Details About The 1800s That Definitely Weren't In The History Books

The 19th-century United States can be described by the title of a Clint Eastwood movie: The Good, the Bad, and the Ugly. But diving between the lines of historical textbooks reveals we need to add three more adjectives to that Eastwood flick: The Weird, The Uncomfortable, and the Dangerous. As the nation took its first steps beyond independence, her citizens faced some daily trials that make modern Americans wonder how anyone back then could even last a day.

City Life

Traffic, overcrowding, pollution, construction, and a booming population certainly made for a rough city living experience. But back in the 1800s that was all exacerbated by poor hygiene practices and workers grinding away in filthy factories before there were any labor laws or standards in place.

Child Labor

Kids couldn't catch a break!
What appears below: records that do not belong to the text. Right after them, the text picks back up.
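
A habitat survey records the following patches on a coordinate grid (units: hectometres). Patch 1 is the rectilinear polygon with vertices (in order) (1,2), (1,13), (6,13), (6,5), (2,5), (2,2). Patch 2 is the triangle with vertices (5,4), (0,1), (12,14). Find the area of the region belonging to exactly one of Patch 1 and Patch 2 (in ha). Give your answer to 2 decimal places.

|Patch 1| = 43, |Patch 2| = 14.5, |Patch 1∩Patch 2| = 3.412.
|Patch 1 △ Patch 2| = |Patch 1| + |Patch 2| − 2·|Patch 1∩Patch 2| = 43 + 14.5 − 6.824 = 50.68.

50.68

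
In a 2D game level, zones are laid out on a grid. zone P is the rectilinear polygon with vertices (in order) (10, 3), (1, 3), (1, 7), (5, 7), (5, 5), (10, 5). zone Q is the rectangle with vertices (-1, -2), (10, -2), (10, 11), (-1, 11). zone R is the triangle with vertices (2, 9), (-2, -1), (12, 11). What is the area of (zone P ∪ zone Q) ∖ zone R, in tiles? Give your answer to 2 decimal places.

|zone P ∪ zone Q| = 143.
|(zone P ∪ zone Q) ∩ zone R| = 43.8643.
|(zone P ∪ zone Q) ∖ zone R| = 143 − 43.8643 = 99.14.

99.14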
Lax child labor laws saw kids working seven days a week on farms or in factories, especially during the Industrial Revolution, when cash-holding fat cats realized kids were less likely to organize into unions.

Traveling By Horse

People pay about $80 to have a cabby take them around Central Park via horseback for 45 minutes without learning the realities of 19th-century travel: horses pooped everywhere, requiring rich people to wear raised shoes so they didn't "sink in."

Fires

Industrial Revolutions saw cities expand at unprecedented rates, which meant engineers didn't get a chance to study what to do and what not to do. Buildings and neighborhoods didn't meet any fire codes, and rudimentary firefighting tech limited meaningful responses to any raging blazes.